Identidades y mestizajes
Los mestizajes culturales son consecuencia del multiculturalismo global. Acaso su origen histórico esté en la cocina, cuyos platos típicos, como la paella, el gazpacho, el cocido madrileño o el cuscús nacieron de modo acumulativo, como fruto híbrido de las carestías cotidianas: había que echar en el puchero todo lo que se tenía en casa. Este no es el caso del ciudadano belga que va en coche alemán a trabajar en una multinacional canadiense en Luxemburgo, ante un ordenador japonés, y que almuerza en un restaurante italiano, bebe whisky escocés a media tarde y, tras cenar en un restaurante chino, se programa en su DVD doméstico holandés un filme de Hollywood.
Se trata de un europeo apresado en la monocultura occidental.
Estados Unidos constituye, en cambio, un caso singular, por el espectacular crecimiento demográfico de la minoría hispana, que tanto asusta a Huntington. Antonio Banderas, la cocina tex-mex o la música salsa pueden representar el vector hispano en aquel país, pero de una cultura no hay que medir sólo su vector cuantitativo sino también el cualitativo. Los académicos están orgullosos de la expansión demográfica hispana, pero sus índices de lectura y que el castellano sea el cuarto o quinto idioma en Internet miden su peso real en el mundo de las ideas.

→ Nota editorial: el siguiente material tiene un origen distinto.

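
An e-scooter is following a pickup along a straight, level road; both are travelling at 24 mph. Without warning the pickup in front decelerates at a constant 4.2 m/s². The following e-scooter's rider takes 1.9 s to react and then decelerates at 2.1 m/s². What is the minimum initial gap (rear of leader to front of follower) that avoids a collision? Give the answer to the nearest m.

Minimum gap ≈ 34 m

24 mph × 0.44704 = 10.7290 m/s.
Leader travels v²/(2a_L) = 115.111 / 8.400 = 13.704 m before stopping.
Follower covers v·t_r = 10.7290 × 1.9 = 20.385 m while reacting, then v²/(2a_F) = 115.111 / 4.200 = 27.407 m while braking, for a total of 20.385 + 27.407 = 47.792 m.
Since a_F ≤ a_L and the follower starts braking later, the follower is never slower than the leader, so the closest approach is when both have stopped.
Minimum gap = 47.792 − 13.704 = 34.088 m.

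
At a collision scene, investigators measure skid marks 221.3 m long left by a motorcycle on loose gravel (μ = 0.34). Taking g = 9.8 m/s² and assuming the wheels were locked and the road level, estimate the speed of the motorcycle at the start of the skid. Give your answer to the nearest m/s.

Initial speed ≈ 38 m/s

Deceleration a = μg = 0.34 × 9.8 = 3.332 m/s².
v = √(2a·d) = √(2 × 3.332 × 221.3) = √1474.743 = 38.4024 m/s.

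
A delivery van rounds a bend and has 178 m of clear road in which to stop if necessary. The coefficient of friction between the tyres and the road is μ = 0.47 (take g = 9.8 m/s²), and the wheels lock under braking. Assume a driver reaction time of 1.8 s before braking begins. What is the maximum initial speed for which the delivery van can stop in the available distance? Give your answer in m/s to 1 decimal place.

a = μg = 0.47 × 9.8 = 4.606 m/s².
Stopping distance: v·t_r + v²/(2a) = 178 with t_r = 1.8 s and a = 4.606 m/s².
So v² + 16.582 v − 1639.74 = 0.
Positive root: v = −a·t_r + √((a·t_r)² + 2a·d) = −8.291 + √(68.741 + 1639.74) = 33.0428 m/s.

Maximum speed ≈ 33.0 m/s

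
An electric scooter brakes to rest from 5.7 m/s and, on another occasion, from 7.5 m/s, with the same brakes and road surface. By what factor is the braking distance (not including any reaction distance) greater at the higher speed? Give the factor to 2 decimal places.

Factor ≈ 1.73

Braking distance d = v²/(2a), so with a fixed, d ∝ v².
Factor = (7.5/5.7)² = 1.3158² = 1.7313.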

Los patrones que rigen la condición femenina y la igualdad de género en Nueva York no son los mismos que en Riad, Lagos u Osaka. Por tanto, cuando se habla de mestizaje hay que saber hasta dónde se llega. Hablamos desde un mundo en el que escuchamos música brasileña y comemos chopsuey. Pero hay frentes mucho más resistentes a la apertura mestiza hacia los derechos democráticos de otras culturas.